Why do you declare a string as char asterisk?

Answer 1

Declaring strings as char* is generally faster than declaring an array of type char.

Consider the following:

#include<stdio.h>

int main (void) {

char c1[12] = "Hello world";

char c2[] = "Hello world";

char* c3 = "Hello world";

// ...

return 0;

}

The string literal, "Hello world" is duplicated three times in the source code but in the resultant machine code that string only appears once (in the data segment). This is known as string-pooling; it makes no sense to maintain separate copies of the exact same value in the data segment.

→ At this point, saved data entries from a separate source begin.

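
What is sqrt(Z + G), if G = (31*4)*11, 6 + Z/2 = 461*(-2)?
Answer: 2*I*sqrt(123) ≈ 22.181*I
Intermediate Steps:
Z = -1856 (Z = -12 + 2*(461*(-2)) = -12 + 2*(-922) = -12 - 1844 = -1856)
G = 1364 (G = 124*11 = 1364)
sqrt(Z + G) = sqrt(-1856 + 1364) = sqrt(-492) = 2*I*sqrt(123)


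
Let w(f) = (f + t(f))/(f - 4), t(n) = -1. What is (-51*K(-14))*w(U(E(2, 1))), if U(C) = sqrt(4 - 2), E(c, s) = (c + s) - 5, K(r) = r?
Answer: 102 - 153*sqrt(2) ≈ -114.37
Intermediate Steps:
E(c, s) = -5 + c + s
U(C) = sqrt(2)
w(f) = (-1 + f)/(-4 + f) (w(f) = (f - 1)/(f - 4) = (-1 + f)/(-4 + f))
(-51*K(-14))*w(U(E(2, 1))) = (-51*(-14))*((-1 + sqrt(2))/(-4 + sqrt(2))) = 714*((-1 + sqrt(2))/(-4 + sqrt(2))) = 714*(-1 + sqrt(2))/(-4 + sqrt(2))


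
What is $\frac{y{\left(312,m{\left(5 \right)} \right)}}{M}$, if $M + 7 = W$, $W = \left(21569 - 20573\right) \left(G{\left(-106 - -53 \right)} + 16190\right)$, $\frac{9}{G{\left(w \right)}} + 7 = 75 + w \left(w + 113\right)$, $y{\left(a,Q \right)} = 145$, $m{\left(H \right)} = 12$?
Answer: $\frac{112810}{12545429033} \approx 8.9921 \cdot 10^{-6}$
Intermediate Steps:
$G{\left(w \right)} = \frac{9}{68 + w \left(113 + w\right)}$ ($G{\left(w \right)} = \frac{9}{-7 + \left(75 + w \left(w + 113\right)\right)} = \frac{9}{-7 + \left(75 + w \left(113 + w\right)\right)} = \frac{9}{68 + w \left(113 + w\right)}$)
$W = \frac{12545434479}{778}$ ($W = \left(21569 - 20573\right) \left(\frac{9}{68 + \left(-106 - -53\right)^{2} + 113 \left(-106 - -53\right)} + 16190\right) = 996 \left(\frac{9}{68 + \left(-106 + 53\right)^{2} + 113 \left(-106 + 53\right)} + 16190\right) = 996 \left(\frac{9}{68 + \left(-53\right)^{2} + 113 \left(-53\right)} + 16190\right) = 996 \left(\frac{9}{68 + 2809 - 5989} + 16190\right) = 996 \left(\frac{9}{-3112} + 16190\right) = 996 \left(9 \left(- \frac{1}{3112}\right) + 16190\right) = 996 \left(- \frac{9}{3112} + 16190\right) = 996 \cdot \frac{50383271}{3112} = \frac{12545434479}{778} \approx 1.6125 \cdot 10^{7}$)
$M = \frac{12545429033}{778}$ ($M = -7 + \frac{12545434479}{778} = \frac{12545429033}{778} \approx 1.6125 \cdot 10^{7}$)
$\frac{y{\left(312,m{\left(5 \right)} \right)}}{M} = \frac{145}{\frac{12545429033}{778}} = 145 \cdot \frac{778}{12545429033} = \frac{112810}{12545429033}$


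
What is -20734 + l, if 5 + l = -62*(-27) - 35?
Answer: -19100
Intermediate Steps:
l = 1634 (l = -5 + (-62*(-27) - 35) = -5 + (1674 - 35) = -5 + 1639 = 1634)
-20734 + l = -20734 + 1634 = -19100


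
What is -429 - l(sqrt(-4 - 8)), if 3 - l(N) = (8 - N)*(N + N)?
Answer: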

Given that there is only one copy of the string, it would be natural to assume that c1, c2 and c3 all refer to the same memory location but they don't. In fact, the only one that does refer to the data segment copy is the third one.

If we examine the assembly for the c1 initialisation we find the following:

mov eax, DWORD PTR ??_C@_0M@KIBDPGDE@Hello?5world?$AA@

mov DWORD PTR _c1$[ebp], eax

mov ecx, DWORD PTR ??_C@_0M@KIBDPGDE@Hello?5world?$AA@+4

mov DWORD PTR _c1$[ebp+4], ecx

mov edx, DWORD PTR ??_C@_0M@KIBDPGDE@Hello?5world?$AA@+8

mov DWORD PTR _c1$[ebp+8], edx

The symbol ??_C@_0M@KIBDPGDE@Hello?5world?$AA@ identifies the string in the data segment but the assembly clearly shows data is being copied (moved) to a new location 32-bits (4 bytes) at a time. The new location is the address of c1. The same thing happens for c2, making yet another copy of the string.

However the c3 initialisation consists of just one instruction.

mov DWORD PTR _c3$[ebp], OFFSET ??_C@_0M@KIBDPGDE@Hello?5world?$AA@

The difference is that instead of copying the string to new memory, we simply copy the address of the string.

This is low-level stuff of course, but it makes no sense to copy objects from the data segment or indeed anywhere else when we can simply refer to them directly using a pointer. We only need to copy objects when we actually intend to make some change to the object without affecting the original object. In all other cases we can simply refer to them.

Answer 2

The asterisk denotes that the variable is a pointer to the type, not the type itself. Thus instead of allocating memory for a single char (1 byte), you allocate memory for a pointer (typically 4 bytes on a 32-bit system) to a char.

A string is an array of char. In order to reference an array you need to know the start address of the array as well as the number of elements in the array. We don't need to know the length of a string because all strings must be null-terminated, so we only need the start address, which we simply store in a character pointer variable (a variable of type char*). This tells the compiler that the variable holds an address and that the address holds a character, the first character in the string.